О, Аддисон, закрой свои уши и закрой лицо!

М. Ипполит Кошерис, ученый французский филолог, цитирует в одном из своих сочинений кусок прозы из аристократического пера, который появился в № 116 «Нью Мансли». Он гласит следующее:

«Я была chez moi, вдыхая odeur musquée моего надушенного boudoir, когда вошел принц З. Он застал меня в моей demi-toilette, blasée sur tout, и задумчиво занятую одиночным спряжением глагола s'ennuyer, и хотя он никогда не был одним из моих habitués или, во всяком случае, des nôtres, я не была склонна в этот момент délassement скользить с ним в crocchio restretto фамильярной болтовни».

Чтобы просветить своих читателей и заставить их оценить этот маленький шедевр гибридного стиля по достоинству, М. Кошерис переводит этот кусок на французский, тщательно заменяя все слова курсивом на английские, таким образом:

J'étais at home, aspirant la musky smell de mon private room, lorsque le Prince de Z—— entra.
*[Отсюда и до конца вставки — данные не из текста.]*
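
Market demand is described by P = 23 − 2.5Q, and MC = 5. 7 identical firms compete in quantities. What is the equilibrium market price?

P = 7.25

Cournot with 7 identical firms: the symmetric best-response condition is 23 − 20q = 5. Each firm produces q = 0.9, total output Q = 6.3, price P = 7.25.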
Il me trouva en simple dress, fatigued with everything, tristement occupé à conjuguer le verbe to be weary, et quoique je ne l'eusse jamais compté au nombre de mes intimates, et qu'il ne fût, en aucune façon of our set, j'étais assez disposée à entrer avec lui dans le crocchio restretto d'une causerie familière.

М. Х. Кошерис утверждает, что французский автор никогда не осмелился бы прибегнуть к такой литературной процедуре. Чепуха! Читайте наши романы, читайте наши газеты. На каждой странице вы найдете упоминание о fashionables в knickerbockers, которые, одетые в ulsters, направляются на turf в dogcart с groom и bulldog. Они заходят в bar и съедают кусочек pudding или sandwich, запивая bowl of punch или cocktail. Эти джентльмены имеют spleen, несмотря на comfortable жизнь, которую они ведут. Вечером они идут аплодировать humor клоуна и называют snobs тех, кто предпочитает Comédie Française.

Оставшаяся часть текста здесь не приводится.